Médiation consommation : obligations du professionnel

Médiation de la consommation : obligations légales, sanctions et mise en conformité pour les professionnels. Guide pratique complet.

La DGCCRF a infligé 38 000 € d’amende à la société Passion Plus en décembre 2023 pour ne pas avoir communiqué les coordonnées d’un médiateur de la consommation sur ses sites internet. Depuis le 1er janvier 2016, tout professionnel vendant à des consommateurs doit permettre l’accès à un dispositif de médiation — et les contrôles se multiplient. Voici ce qu’il faut savoir pour se mettre en conformité.

Qu’est-ce que la médiation de la consommation ?

La médiation de la consommation est un mode de résolution amiable des litiges entre un consommateur et un professionnel. Elle intervient lorsqu’une réclamation directe auprès du professionnel n’a pas abouti.

Le dispositif a été instauré par l’ordonnance n° 2015-1033 du 20 août 2015, transposant la directive 2013/11/UE relative au règlement extrajudiciaire des litiges de consommation (directive RELC). Il est codifié aux articles L.611-1 à L.616-3 du Code de la consommation.

Le principe est simple : avant de saisir un tribunal, le consommateur peut faire appel à un médiateur indépendant qui propose une solution dans un délai de 90 jours. Le processus est gratuit pour le consommateur — c’est le professionnel qui supporte le coût de la médiation.

Il ne faut pas confondre médiation de la consommation et médiation judiciaire. La première est un dispositif précontentieux spécifique au droit de la consommation. La seconde intervient dans le cadre d’une procédure judiciaire déjà engagée.

Qui est concerné par l’obligation de médiation ?

L’article L.612-1 du Code de la consommation est sans ambiguïté : tout professionnel garantit au consommateur le recours effectif à un dispositif de médiation de la consommation.

Concrètement, sont concernés :

  • Les e-commerçants (boutiques en ligne, marketplaces, dropshipping)
  • Les prestataires de services (consultants, agences, SaaS)
  • Les artisans et professions libérales
  • Les commerçants physiques (magasins, restaurants, hôtels)
  • Les auto-entrepreneurs et micro-entreprises
  • Les associations dès lors qu’elles vendent des biens ou services

Seuls sont exclus les services d’intérêt général non économiques, les services de santé fournis par des professionnels de santé, et les prestataires publics d’enseignement supérieur. Par ailleurs, les litiges entre professionnels (B2B) ne sont pas couverts — la médiation de la consommation ne s’applique qu’aux relations B2C.

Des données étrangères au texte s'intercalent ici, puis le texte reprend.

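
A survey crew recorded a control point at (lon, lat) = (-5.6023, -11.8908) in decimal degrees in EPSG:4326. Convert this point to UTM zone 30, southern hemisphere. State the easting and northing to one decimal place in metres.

E 216512.7 m, N 8684194.3 m

Zone 30 central meridian λ₀ = 6×30 − 183 = -3°; Δλ = -2.6023°.
Transverse Mercator on WGS84 with k₀ = 0.9996 gives E = 216512.672 m, N = 8684194.272 m.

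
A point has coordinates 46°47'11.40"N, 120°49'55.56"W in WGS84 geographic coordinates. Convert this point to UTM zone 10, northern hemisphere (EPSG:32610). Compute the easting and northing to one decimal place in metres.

E 665468.8 m, N 5183721.1 m

Zone 10 central meridian λ₀ = 6×10 − 183 = -123°; Δλ = +2.1679°.
Transverse Mercator on WGS84 with k₀ = 0.9996 gives E = 665468.817 m, N = 5183721.078 m.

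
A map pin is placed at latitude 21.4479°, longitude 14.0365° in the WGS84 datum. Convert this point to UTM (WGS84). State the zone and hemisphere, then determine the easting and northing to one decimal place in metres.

Longitude 14.0365° lies in the 6° band [12°, 18°), giving zone 33; latitude is north of the equator, so 33N.
Zone 33 central meridian λ₀ = 6×33 − 183 = 15°; Δλ = -0.9635°.
Transverse Mercator on WGS84 with k₀ = 0.9996 gives E = 400162.895 m, N = 2372026.236 m.

Zone 33N: E 400162.9 m, N 2372026.2 m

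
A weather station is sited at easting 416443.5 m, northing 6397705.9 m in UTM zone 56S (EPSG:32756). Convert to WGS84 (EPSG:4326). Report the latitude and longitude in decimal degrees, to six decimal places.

lat -32.554900°, lon 152.110000°

Zone 56S: λ₀ = 153°, k₀ = 0.9996, false easting 500000 m, false northing 10000000 m.
Meridian distance M = (N − FN)/k₀ = -3603735.6 m.
Inverse transverse Mercator on WGS84 gives φ = -32.55490000°, λ = 152.10999953°.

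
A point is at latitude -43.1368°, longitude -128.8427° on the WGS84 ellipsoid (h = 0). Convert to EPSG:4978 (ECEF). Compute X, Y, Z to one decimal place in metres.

X -2923667.5 m, Y -3630764.7 m, Z -4338604.2 m

WGS84: a = 6378137 m, e² = 0.006694380; N(φ) = a/√(1−e²sin²φ) = 6388141.153 m.
X = (N+h)·cosφ·cosλ = -2923667.488 m; Y = (N+h)·cosφ·sinλ = -3630764.710 m; Z = (N(1−e²)+h)·sinφ = -4338604.246 m.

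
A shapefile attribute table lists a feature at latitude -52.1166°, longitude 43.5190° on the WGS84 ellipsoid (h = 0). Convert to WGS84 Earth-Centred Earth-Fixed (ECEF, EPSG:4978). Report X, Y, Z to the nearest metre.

X 2846002 m, Y 2702549 m, Z -5010780 m

WGS84: a = 6378137 m, e² = 0.006694380; N(φ) = a/√(1−e²sin²φ) = 6391477.667 m.
X = (N+h)·cosφ·cosλ = 2846001.621 m; Y = (N+h)·cosφ·sinλ = 2702548.927 m; Z = (N(1−e²)+h)·sinφ = -5010780.469 m.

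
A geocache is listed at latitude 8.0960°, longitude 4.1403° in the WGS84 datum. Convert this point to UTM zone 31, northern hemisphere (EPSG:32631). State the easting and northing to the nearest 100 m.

Zone 31 central meridian λ₀ = 6×31 − 183 = 3°; Δλ = +1.1403°.
Transverse Mercator on WGS84 with k₀ = 0.9996 gives E = 625638.581 m, N = 895086.914 m.

E 625600 m, N 895100 m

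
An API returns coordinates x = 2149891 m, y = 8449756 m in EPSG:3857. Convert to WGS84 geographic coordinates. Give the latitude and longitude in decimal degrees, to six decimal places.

R = 6378137 m. λ = x/R = 19.31279944°.
φ = 2·arctan(exp(y/R)) − 90° = 2·arctan(3.76143) − 90° = 60.22389843°.

lat 60.223898°, lon 19.312799°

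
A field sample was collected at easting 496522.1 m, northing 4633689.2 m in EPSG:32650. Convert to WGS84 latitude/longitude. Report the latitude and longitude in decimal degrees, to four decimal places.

lat 41.8551°, lon 116.9581°

Zone 50N: λ₀ = 117°, k₀ = 0.9996, false easting 500000 m.
Meridian distance M = (N − FN)/k₀ = 4635543.4 m.
Inverse transverse Mercator on WGS84 gives φ = 41.85510004°, λ = 116.95810024°.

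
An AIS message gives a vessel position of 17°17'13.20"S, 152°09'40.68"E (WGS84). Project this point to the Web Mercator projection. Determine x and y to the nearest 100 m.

Web Mercator is spherical with R = a = 6378137 m.
x = R·λ = 6378137 × 2.655715679 = 16938518.434 m.
y = R·ln tan(π/4 + φ/2) = 6378137 × -0.306399702 = -1954259.274 m.

x 16938500 m, y -1954300 m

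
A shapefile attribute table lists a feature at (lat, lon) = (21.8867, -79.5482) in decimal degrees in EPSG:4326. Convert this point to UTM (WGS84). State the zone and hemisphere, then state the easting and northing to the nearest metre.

Longitude -79.5482° lies in the 6° band [-84°, -78°), giving zone 17; latitude is north of the equator, so 17N.
Zone 17 central meridian λ₀ = 6×17 − 183 = -81°; Δλ = +1.4518°.
Transverse Mercator on WGS84 with k₀ = 0.9996 gives E = 649986.436 m, N = 2420994.780 m.

Zone 17N: E 649986 m, N 2420995 m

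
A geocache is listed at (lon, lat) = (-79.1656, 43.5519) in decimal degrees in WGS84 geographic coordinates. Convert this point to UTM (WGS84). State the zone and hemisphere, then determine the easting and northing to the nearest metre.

Zone 17N: E 648175 m, N 4823740 m

Longitude -79.1656° lies in the 6° band [-84°, -78°), giving zone 17; latitude is north of the equator, so 17N.
Zone 17 central meridian λ₀ = 6×17 − 183 = -81°; Δλ = +1.8344°.
Transverse Mercator on WGS84 with k₀ = 0.9996 gives E = 648175.067 m, N = 4823739.950 m.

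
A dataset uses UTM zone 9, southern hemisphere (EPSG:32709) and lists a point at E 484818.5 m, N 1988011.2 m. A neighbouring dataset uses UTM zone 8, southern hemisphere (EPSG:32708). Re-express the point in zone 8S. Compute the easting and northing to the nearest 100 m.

E 689200 m, N 1979300 m

UTM 9S → geographic: φ = -72.20620022°, λ = -129.44509886°.
UTM 8S (λ₀ = -135°) forward: E = 689227.509 m, N = 1979325.101 m.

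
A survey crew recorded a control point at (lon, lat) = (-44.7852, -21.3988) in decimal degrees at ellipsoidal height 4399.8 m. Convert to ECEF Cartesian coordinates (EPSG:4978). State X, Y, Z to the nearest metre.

X 4219618 m, Y -4188098 m, Z -2314167 m

WGS84: a = 6378137 m, e² = 0.006694380; N(φ) = a/√(1−e²sin²φ) = 6380980.876 m.
X = (N+h)·cosφ·cosλ = 4219618.081 m; Y = (N+h)·cosφ·sinλ = -4188097.683 m; Z = (N(1−e²)+h)·sinφ = -2314167.149 m.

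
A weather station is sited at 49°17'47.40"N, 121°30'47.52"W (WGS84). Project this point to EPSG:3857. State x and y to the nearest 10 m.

Web Mercator is spherical with R = a = 6378137 m.
x = R·λ = 6378137 × -2.120805425 = -13526787.549 m.
y = R·ln tan(π/4 + φ/2) = 6378137 × 0.991719339 = 6325321.812 m.

x -13526790 m, y 6325320 m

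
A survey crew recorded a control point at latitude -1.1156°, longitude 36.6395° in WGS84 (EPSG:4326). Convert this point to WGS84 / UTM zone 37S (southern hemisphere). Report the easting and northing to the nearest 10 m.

Zone 37 central meridian λ₀ = 6×37 − 183 = 39°; Δλ = -2.3605°.
Transverse Mercator on WGS84 with k₀ = 0.9996 gives E = 237310.139 m, N = 9876587.124 m.

E 237310 m, N 9876590 m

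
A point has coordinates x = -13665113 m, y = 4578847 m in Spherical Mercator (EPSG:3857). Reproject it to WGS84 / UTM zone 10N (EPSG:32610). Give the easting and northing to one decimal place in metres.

Web Mercator inverse (R = 6378137 m) → φ = 37.99590257°, λ = -122.75579867°.
UTM 10N forward: E = 521441.433 m, N = 4205388.531 m.

E 521441.4 m, N 4205388.5 m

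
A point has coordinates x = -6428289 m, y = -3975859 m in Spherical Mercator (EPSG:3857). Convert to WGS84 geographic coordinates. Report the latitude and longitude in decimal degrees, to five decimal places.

lat -33.60480°, lon -57.74630°

R = 6378137 m. λ = x/R = -57.74630259°.
φ = 2·arctan(exp(y/R)) − 90° = 2·arctan(0.53614) − 90° = -33.60480026°.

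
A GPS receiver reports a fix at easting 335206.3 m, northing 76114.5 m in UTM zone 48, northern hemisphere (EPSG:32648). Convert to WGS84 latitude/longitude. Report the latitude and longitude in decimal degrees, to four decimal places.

lat 0.6884°, lon 103.5191°

Zone 48N: λ₀ = 105°, k₀ = 0.9996, false easting 500000 m.
Meridian distance M = (N − FN)/k₀ = 76145.0 m.
Inverse transverse Mercator on WGS84 gives φ = 0.68839989°, λ = 103.51910041°.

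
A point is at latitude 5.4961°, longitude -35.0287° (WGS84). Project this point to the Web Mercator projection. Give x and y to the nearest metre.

Web Mercator is spherical with R = a = 6378137 m.
x = R·λ = 6378137 × -0.611366148 = -3899377.047 m.
y = R·ln tan(π/4 + φ/2) = 6378137 × 0.096072491 = 612763.511 m.

x -3899377 m, y 612764 m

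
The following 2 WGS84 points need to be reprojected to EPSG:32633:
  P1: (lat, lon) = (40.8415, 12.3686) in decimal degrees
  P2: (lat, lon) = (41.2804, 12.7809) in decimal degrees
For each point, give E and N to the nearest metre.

P1: E 278155 m, N 4524495 m; P2: E 314157 m, N 4572260 m

UTM zone 33N: λ₀ = 15°, k₀ = 0.9996.
P1 (40.8415°, 12.3686°) → (278154.505, 4524495.082) m.
P2 (41.2804°, 12.7809°) → (314157.354, 4572259.873) m.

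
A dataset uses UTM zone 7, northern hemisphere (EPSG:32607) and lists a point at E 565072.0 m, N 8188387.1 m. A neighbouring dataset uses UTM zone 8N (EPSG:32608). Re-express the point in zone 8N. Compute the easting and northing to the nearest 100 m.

UTM 7N → geographic: φ = 73.77779988°, λ = -138.91279911°.
UTM 8N (λ₀ = -135°) forward: E = 378069.170 m, N = 8191248.342 m.

E 378100 m, N 8191200 m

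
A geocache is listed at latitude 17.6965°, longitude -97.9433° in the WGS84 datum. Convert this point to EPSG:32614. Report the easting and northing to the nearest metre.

Zone 14 central meridian λ₀ = 6×14 − 183 = -99°; Δλ = +1.0567°.
Transverse Mercator on WGS84 with k₀ = 0.9996 gives E = 612060.049 m, N = 1956922.143 m.

E 612060 m, N 1956922 m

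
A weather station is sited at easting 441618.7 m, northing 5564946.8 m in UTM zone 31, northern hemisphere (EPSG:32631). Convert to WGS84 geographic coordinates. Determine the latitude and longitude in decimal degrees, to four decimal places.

lat 50.2338°, lon 2.1814°

Zone 31N: λ₀ = 3°, k₀ = 0.9996, false easting 500000 m.
Meridian distance M = (N − FN)/k₀ = 5567173.7 m.
Inverse transverse Mercator on WGS84 gives φ = 50.23380031°, λ = 2.18140014°.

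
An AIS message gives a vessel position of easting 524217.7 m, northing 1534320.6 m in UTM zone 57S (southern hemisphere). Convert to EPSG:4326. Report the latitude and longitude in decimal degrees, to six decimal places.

Zone 57S: λ₀ = 159°, k₀ = 0.9996, false easting 500000 m, false northing 10000000 m.
Meridian distance M = (N − FN)/k₀ = -8469067.0 m.
Inverse transverse Mercator on WGS84 gives φ = -76.27159985°, λ = 159.91420137°.

lat -76.271600°, lon 159.914201°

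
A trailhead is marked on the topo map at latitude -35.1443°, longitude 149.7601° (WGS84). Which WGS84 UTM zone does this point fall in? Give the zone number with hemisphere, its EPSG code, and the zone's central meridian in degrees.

UTM zone = ⌊(λ + 180)/6⌋ + 1; 149.7601° ∈ [144°, 150°) → zone 55.
Hemisphere: S (φ < 0).
Central meridian λ₀ = 6×55 − 183 = 147°.
EPSG code: 32755.

Zone 55S (EPSG:32755), central meridian 147°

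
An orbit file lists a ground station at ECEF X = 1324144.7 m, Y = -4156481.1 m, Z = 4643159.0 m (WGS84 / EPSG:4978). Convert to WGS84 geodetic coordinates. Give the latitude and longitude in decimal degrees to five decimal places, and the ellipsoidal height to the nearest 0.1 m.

lat 46.97820°, lon -72.32950°, h 4168.3 m

λ = atan2(Y, X) = -72.32949989°; p = √(X²+Y²) = 4362303.8 m.
Bowring's method on WGS84 (a = 6378137 m, b = 6356752.314 m) gives φ = 46.97819974°, h = 4168.280 m.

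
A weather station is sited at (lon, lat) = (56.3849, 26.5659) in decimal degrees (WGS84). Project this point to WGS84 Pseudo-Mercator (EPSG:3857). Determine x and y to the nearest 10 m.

Web Mercator is spherical with R = a = 6378137 m.
x = R·λ = 6378137 × 0.984102153 = 6276738.356 m.
y = R·ln tan(π/4 + φ/2) = 6378137 × 0.481228389 = 3069340.590 m.

x 6276740 m, y 3069340 m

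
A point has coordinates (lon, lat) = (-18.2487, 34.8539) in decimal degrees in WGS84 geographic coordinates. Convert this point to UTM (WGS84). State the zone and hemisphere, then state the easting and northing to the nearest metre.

Zone 27N: E 751540 m, N 3860294 m

Longitude -18.2487° lies in the 6° band [-24°, -18°), giving zone 27; latitude is north of the equator, so 27N.
Zone 27 central meridian λ₀ = 6×27 − 183 = -21°; Δλ = +2.7513°.
Transverse Mercator on WGS84 with k₀ = 0.9996 gives E = 751539.902 m, N = 3860294.315 m.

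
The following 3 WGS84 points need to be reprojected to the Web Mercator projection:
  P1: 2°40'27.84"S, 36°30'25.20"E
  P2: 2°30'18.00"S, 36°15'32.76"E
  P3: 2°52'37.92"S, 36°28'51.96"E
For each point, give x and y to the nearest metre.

P1: x 4063941 m, y -297821 m; P2: x 4036345 m, y -278944 m; P3: x 4061057 m, y -320423 m

Web Mercator: x = R·λ, y = R·ln tan(π/4+φ/2), R = 6378137 m.
P1 (-2.6744°, 36.5070°) → (4063940.650, -297821.012) m.
P2 (-2.5050°, 36.2591°) → (4036344.549, -278944.205) m.
P3 (-2.8772°, 36.4811°) → (4061057.476, -320423.136) m.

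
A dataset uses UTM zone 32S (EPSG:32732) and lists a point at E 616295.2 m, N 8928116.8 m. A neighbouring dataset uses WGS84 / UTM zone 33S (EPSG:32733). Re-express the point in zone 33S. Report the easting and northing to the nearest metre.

E -42527 m, N 8924352 m

UTM 32S → geographic: φ = -9.69510023°, λ = 10.06010025°.
UTM 33S (λ₀ = 15°) forward: E = -42526.521 m, N = 8924352.089 m.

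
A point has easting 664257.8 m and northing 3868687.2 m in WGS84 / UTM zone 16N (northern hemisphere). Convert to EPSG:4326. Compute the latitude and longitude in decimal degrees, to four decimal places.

lat 34.9474°, lon -85.2012°

Zone 16N: λ₀ = -87°, k₀ = 0.9996, false easting 500000 m.
Meridian distance M = (N − FN)/k₀ = 3870235.3 m.
Inverse transverse Mercator on WGS84 gives φ = 34.94739976°, λ = -85.20120002°.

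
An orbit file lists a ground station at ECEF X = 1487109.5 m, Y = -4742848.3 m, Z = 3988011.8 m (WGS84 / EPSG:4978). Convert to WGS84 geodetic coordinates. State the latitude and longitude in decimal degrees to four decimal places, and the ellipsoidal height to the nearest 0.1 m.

λ = atan2(Y, X) = -72.59129997°; p = √(X²+Y²) = 4970523.6 m.
Bowring's method on WGS84 (a = 6378137 m, b = 6356752.314 m) gives φ = 38.92909994°, h = 2888.038 m.

lat 38.9291°, lon -72.5913°, h 2888.0 m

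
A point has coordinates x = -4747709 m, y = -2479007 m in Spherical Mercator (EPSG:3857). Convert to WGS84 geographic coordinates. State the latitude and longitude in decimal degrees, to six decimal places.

lat -21.728897°, lon -42.649396°

R = 6378137 m. λ = x/R = -42.64939559°.
φ = 2·arctan(exp(y/R)) − 90° = 2·arctan(0.67796) − 90° = -21.72889671°.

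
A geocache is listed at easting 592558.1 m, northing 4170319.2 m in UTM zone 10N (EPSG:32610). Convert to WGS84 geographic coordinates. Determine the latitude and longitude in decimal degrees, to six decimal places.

Zone 10N: λ₀ = -123°, k₀ = 0.9996, false easting 500000 m.
Meridian distance M = (N − FN)/k₀ = 4171988.0 m.
Inverse transverse Mercator on WGS84 gives φ = 37.67540037°, λ = -121.95040000°.

lat 37.675400°, lon -121.950400°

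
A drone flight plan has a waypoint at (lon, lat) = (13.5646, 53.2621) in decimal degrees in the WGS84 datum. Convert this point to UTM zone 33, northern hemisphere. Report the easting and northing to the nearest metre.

E 404257 m, N 5902389 m

Zone 33 central meridian λ₀ = 6×33 − 183 = 15°; Δλ = -1.4354°.
Transverse Mercator on WGS84 with k₀ = 0.9996 gives E = 404256.986 m, N = 5902388.818 m.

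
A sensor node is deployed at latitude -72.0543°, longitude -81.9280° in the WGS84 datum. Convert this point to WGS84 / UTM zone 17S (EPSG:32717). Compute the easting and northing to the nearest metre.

Zone 17 central meridian λ₀ = 6×17 − 183 = -81°; Δλ = -0.9280°.
Transverse Mercator on WGS84 with k₀ = 0.9996 gives E = 468087.318 m, N = 2004764.898 m.

E 468087 m, N 2004765 m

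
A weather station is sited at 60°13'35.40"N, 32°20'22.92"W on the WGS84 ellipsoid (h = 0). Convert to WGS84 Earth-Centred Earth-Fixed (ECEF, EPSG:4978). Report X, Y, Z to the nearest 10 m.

WGS84: a = 6378137 m, e² = 0.006694380; N(φ) = a/√(1−e²sin²φ) = 6394282.649 m.
X = (N+h)·cosφ·cosλ = 2682720.466 m; Y = (N+h)·cosφ·sinλ = -1698548.340 m; Z = (N(1−e²)+h)·sinφ = 5513051.563 m.

X 2682720 m, Y -1698550 m, Z 5513050 m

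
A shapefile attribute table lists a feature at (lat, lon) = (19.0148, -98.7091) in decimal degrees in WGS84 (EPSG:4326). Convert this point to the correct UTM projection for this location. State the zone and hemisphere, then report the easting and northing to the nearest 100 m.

Zone 14N: E 530600 m, N 2102500 m

Longitude -98.7091° lies in the 6° band [-102°, -96°), giving zone 14; latitude is north of the equator, so 14N.
Zone 14 central meridian λ₀ = 6×14 − 183 = -99°; Δλ = +0.2909°.
Transverse Mercator on WGS84 with k₀ = 0.9996 gives E = 530614.590 m, N = 2102490.362 m.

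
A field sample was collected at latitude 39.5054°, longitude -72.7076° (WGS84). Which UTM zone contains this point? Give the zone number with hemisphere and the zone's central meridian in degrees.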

Si vous vendez en ligne, cette obligation s’ajoute à vos obligations e-commerce en matière de RGPD et aux exigences relatives à vos conditions générales de vente.

Les 4 obligations concrètes du professionnel

1. Désigner un médiateur de la consommation

Le professionnel doit adhérer à un dispositif de médiation. Il peut s’agir :

  • D’un médiateur d’entreprise (médiateur interne, pour les grandes structures)
  • D’un médiateur sectoriel (désigné par la fédération professionnelle du secteur)
  • D’un médiateur référencé sur la liste officielle de la Commission d’évaluation et de contrôle de la médiation de la consommation (CECMC)

Le médiateur choisi doit impérativement figurer sur la liste des médiateurs notifiés à la Commission européenne, consultable sur le site du ministère de l’Économie. Un médiateur non référencé ne satisfait pas l’obligation légale.

Dans mon expérience de conseil auprès de PME, le choix d’un médiateur sectoriel est souvent le plus pertinent en termes de rapport coût/compétence. Les tarifs annuels d’adhésion varient généralement de 50 € à 500 € selon le médiateur et la taille de l’entreprise — un investissement modeste comparé aux sanctions encourues.

2. Communiquer les coordonnées du médiateur

L’article L.156-1 du Code de la consommation impose au professionnel de communiquer au consommateur les coordonnées du ou des médiateurs compétents dont il relève. Ces informations doivent figurer de manière visible et lisible :

  • Sur le site internet du professionnel
  • Dans les conditions générales de vente (CGV) ou conditions générales de service
  • Sur les bons de commande
  • Dans les échanges contractuels avec le client

Pour un e-commerçant, cela signifie concrètement : une mention dans les CGV, une page dédiée ou une section accessible depuis le footer du site, et idéalement une mention dans les emails de confirmation de commande.

La mention doit inclure le nom du médiateur, son adresse postale et son site internet. Un simple lien vers la plateforme européenne de règlement en ligne des litiges (ODR) ne suffit pas — il faut identifier nommément le médiateur auquel vous avez adhéré.

3. Informer le consommateur en cas de litige

Au-delà de l’information précontractuelle, le professionnel a une obligation spécifique en cas de litige. L’article L.612-1 du Code de la consommation prévoit que lorsqu’un litige n’a pas pu être réglé dans le cadre d’une réclamation préalable, le professionnel doit informer le consommateur de la possibilité de recourir gratuitement à un médiateur.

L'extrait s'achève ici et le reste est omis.